Будет информационная борьба будет. Не уверен, что она приведет к аресту Нетаньяху, но для Израиля это не очень хорошая история. Хотя некоторые политики хорохорятся, я думаю, что им придется объясняться с рядом стран. Иначе тогда придется ставить крест на проекте Международного уголовного суда. Насколько я понимаю, часть европейских стран к этому абсолютно не готовы. 

Ситуация находится в самом начале пути. Через какое-то время она приобретет более драматический характер. США уже заявляли, что они будут проводить какие-то особые, специальные действия по отношению к судьям МУС, если те примут такое решение о выдаче ордера на арест Нетаньяху. 

Дело в том, что сейчас речь идет не только о Нетаньяху, но и о представителях ХАМАС, это такое уравновешивание ситуации со стороны Международного уголовного суда. В течение ближайшей недели вокруг этих решений и вокруг этих сигналов развернется настоящая политическая битва.

КАРЯГИН:
Спрашивают, чьих рук дело нападение на Фицо? Я думаю, что все-таки это не наша, как Алексей Александрович говорит, чашка чая, потому что мы не следователи, и пока нет каких-то серьезных заявлений по заказчикам, есть понятные исполнители. Я думаю, что мы не будем отвечать на подобные вопросы. Мы можем говорить о последствиях.

ЧЕСНАКОВ:
Знаете, Михаил, я бы здесь с вами не согласился.

Есть такое правило: если представления о ситуации оказываются реальными, то они реальные по своим последствиям. Даже если вся эта череда инцидентов не имеет какой-то связки, у значительной части аудитории складывается впечатление, что эта связка есть. И поступивший нам вопрос как раз свидетельствует об этом. 

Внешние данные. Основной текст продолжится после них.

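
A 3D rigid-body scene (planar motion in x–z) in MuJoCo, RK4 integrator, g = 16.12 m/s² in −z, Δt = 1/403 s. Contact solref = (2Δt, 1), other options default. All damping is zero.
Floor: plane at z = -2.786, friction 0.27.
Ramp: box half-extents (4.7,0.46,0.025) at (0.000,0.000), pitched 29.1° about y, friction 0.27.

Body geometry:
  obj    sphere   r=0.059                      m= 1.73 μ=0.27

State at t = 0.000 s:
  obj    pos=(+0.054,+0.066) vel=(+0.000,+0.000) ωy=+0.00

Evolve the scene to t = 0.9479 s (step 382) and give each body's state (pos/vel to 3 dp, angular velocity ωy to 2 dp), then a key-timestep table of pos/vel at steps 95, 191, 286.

State at t = 0.9479 s:
  obj    pos=(+2.252,-1.158) vel=(+4.638,-2.582) ωy=+89.96

Key-timestep trajectory:
   step    t(s)  obj.x    obj.z    obj.vx   obj.vz 
     95  0.2357   +0.190  -0.010  +1.154  -0.642
    191  0.4739   +0.604  -0.240  +2.319  -1.291
    286  0.7097   +1.286  -0.620  +3.473  -1.933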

Реальности общественного мнения создают конспирологический контур. Конечно, можно дойти до рептилоидов, но в целом это оказывает серьезное давление на власти и на общественное мнение. И вот представление о том, что кто-то что-то не договаривает, где-то что-то недоработано, будет влиять на поведение игроков. И какая-то часть игроков — сначала это политические комментаторы, которые рассказывают о конспирологии, а потом некоторые политики, потому что они будут чувствовать, что запрос на эту конспирологию существует — все они будут пытаться в повестке активно продвигать эти версии. Это бизнес-политика — пытаться играть на настроениях избирателей. Поэтому я думаю, что эта история нам вполне еще может аукнуться.

КАРЯГИН:
Да, вот если в течение этой недели, перед нашим следующим стримом, что-то произойдет, тогда, конечно, надо будет использовать другой инструментарий, другую оптику, теоретическую рамку для того, чтобы проанализировать текущие события. 

ЧЕСНАКОВ: 
Еще один важный момент. Нам задают вопрос: насколько украинцы еще верят в свое правительство после стольких громких заявлений и нулевой реализации? 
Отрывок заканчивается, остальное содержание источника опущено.